Over one year ago in Maryland, we left our beautiful schooner, "Silver Heels". During that year we have been living out of suitcases, staying with family and friends and suffering ongoing indecision about the choice of our next boat. I hasten to say that we are still ready and willing to continue the cruising lifestyle.

We have purchased "Love of Liberty", and she is our next cruising home. With a length of 44 feet, she has an easily maintained fiberglass hull, lots of teak to varnish and beautiful lines. The main cabin has a propane fired heater. There's a refrigerator, freezer, autopilot, radar, GPS and a 5.5 kw generator. That's a lot of nice stuff for cruising, most of which is new.
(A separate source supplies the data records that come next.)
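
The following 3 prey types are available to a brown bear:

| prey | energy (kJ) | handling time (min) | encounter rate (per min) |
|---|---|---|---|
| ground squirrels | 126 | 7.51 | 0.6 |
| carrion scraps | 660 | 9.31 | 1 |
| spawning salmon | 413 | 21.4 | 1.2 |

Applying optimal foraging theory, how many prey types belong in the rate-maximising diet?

1

Rank by E/h (kJ/min): carrion scraps 70.9, spawning salmon 19.3, ground squirrels 16.8. Include each in turn until the next type's E/h falls below the running intake rate.
Rate on top 1: 64.02. spawning salmon: 19.3 < 64.02 → exclude; stop.
Optimal diet: carrion scraps — 1 of 3 types.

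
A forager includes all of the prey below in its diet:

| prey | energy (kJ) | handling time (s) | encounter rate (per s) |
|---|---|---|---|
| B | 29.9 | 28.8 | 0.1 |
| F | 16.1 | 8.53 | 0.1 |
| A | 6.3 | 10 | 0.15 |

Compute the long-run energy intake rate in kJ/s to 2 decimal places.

0.89 kJ/s

Energy encountered per unit search time: 0.1×29.9 + 0.1×16.1 + 0.15×6.3 = 5.545 kJ/s.
Handling time per unit search time: 0.1×28.8 + 0.1×8.53 + 0.15×10 = 5.233.
Rate = 5.545/(1 + 5.233) = 0.8896 kJ/s.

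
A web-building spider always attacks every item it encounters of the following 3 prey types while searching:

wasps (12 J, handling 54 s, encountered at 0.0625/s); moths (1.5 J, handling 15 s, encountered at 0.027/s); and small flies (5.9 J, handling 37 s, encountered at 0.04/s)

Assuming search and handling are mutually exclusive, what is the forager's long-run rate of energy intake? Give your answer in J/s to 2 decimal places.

0.16 J/s

Energy encountered per unit search time: 0.0625×12 + 0.027×1.5 + 0.04×5.9 = 1.026 J/s.
Handling time per unit search time: 0.0625×54 + 0.027×15 + 0.04×37 = 5.26.
Rate = 1.026/(1 + 5.26) = 0.164 J/s.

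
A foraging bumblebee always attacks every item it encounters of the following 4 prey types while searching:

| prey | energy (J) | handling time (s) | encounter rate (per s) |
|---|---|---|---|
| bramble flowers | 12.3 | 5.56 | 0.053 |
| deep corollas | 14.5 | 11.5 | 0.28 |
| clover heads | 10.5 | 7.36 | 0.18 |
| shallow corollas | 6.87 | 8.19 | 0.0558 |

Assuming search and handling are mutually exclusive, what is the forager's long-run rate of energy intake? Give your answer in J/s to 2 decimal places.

R = (0.053×12.3 + 0.28×14.5 + 0.18×10.5 + 0.0558×6.87) / (1 + 0.053×5.56 + 0.28×11.5 + 0.18×7.36 + 0.0558×8.19) = 6.985/6.296 = 1.109 J/s.

1.11 J/s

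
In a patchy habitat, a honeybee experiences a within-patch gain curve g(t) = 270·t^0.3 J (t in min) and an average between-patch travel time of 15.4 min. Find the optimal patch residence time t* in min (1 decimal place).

Optimal t* satisfies g'(t*) = g(t*)/(T + t*).
g'(t) = 0.3·270·t^-0.7. Setting 0.3·270·t^-0.7 = 270·t^0.3/(15.4+t) gives 0.3(15.4+t) = t, so 0.70·t = 0.3×15.4.
t* = 0.3×15.4/0.70 = 6.6 min.

6.6 min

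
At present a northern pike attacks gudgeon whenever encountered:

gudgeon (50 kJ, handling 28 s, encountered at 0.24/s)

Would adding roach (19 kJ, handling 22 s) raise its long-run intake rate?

No

Intake rate on the current diet: R = (0.24×50) / (1 + 0.24×28) = 12/7.72 = 1.554 kJ/s.
roach: E/h = 19/22 = 0.8636 kJ/s.
Since 0.8636 < R, time spent handling roach is better spent searching.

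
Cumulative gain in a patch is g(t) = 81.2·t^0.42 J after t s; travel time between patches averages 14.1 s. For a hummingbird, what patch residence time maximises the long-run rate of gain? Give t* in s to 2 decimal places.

By the marginal value theorem, leave when the instantaneous gain rate g'(t) equals the habitat-wide average g(t)/(T + t).
g'(t) = 0.42·81.2·t^-0.58. Setting 0.42·81.2·t^-0.58 = 81.2·t^0.42/(14.1+t) gives 0.42(14.1+t) = t, so 0.58·t = 0.42×14.1.
t* = 0.42×14.1/0.58 = 10.21 s.

10.21 s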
Presently in the Apostle Islands, Wisconsin, this boat requires a special truck and special road permits to be trucked to us in Anacortes. She couldn't be trucked during the holidays because of poor road conditions. In January if the roads aren't too icy, we should see her arrive after four to five days on the road. She'll be painted dark blue, she'll be rigged, we'll move aboard, we'll rest, and we'll renew our cruising venture. I anticipate we can get underway in April. From Friday Harbor on north, there are snug protected harbors, deep water coves with waterfalls cascading from the island's evergreen forest and sandy beaches with clams to dig. I just bought a crab trap. Now, for sure, this combination should put an end to the sobriety of our lives.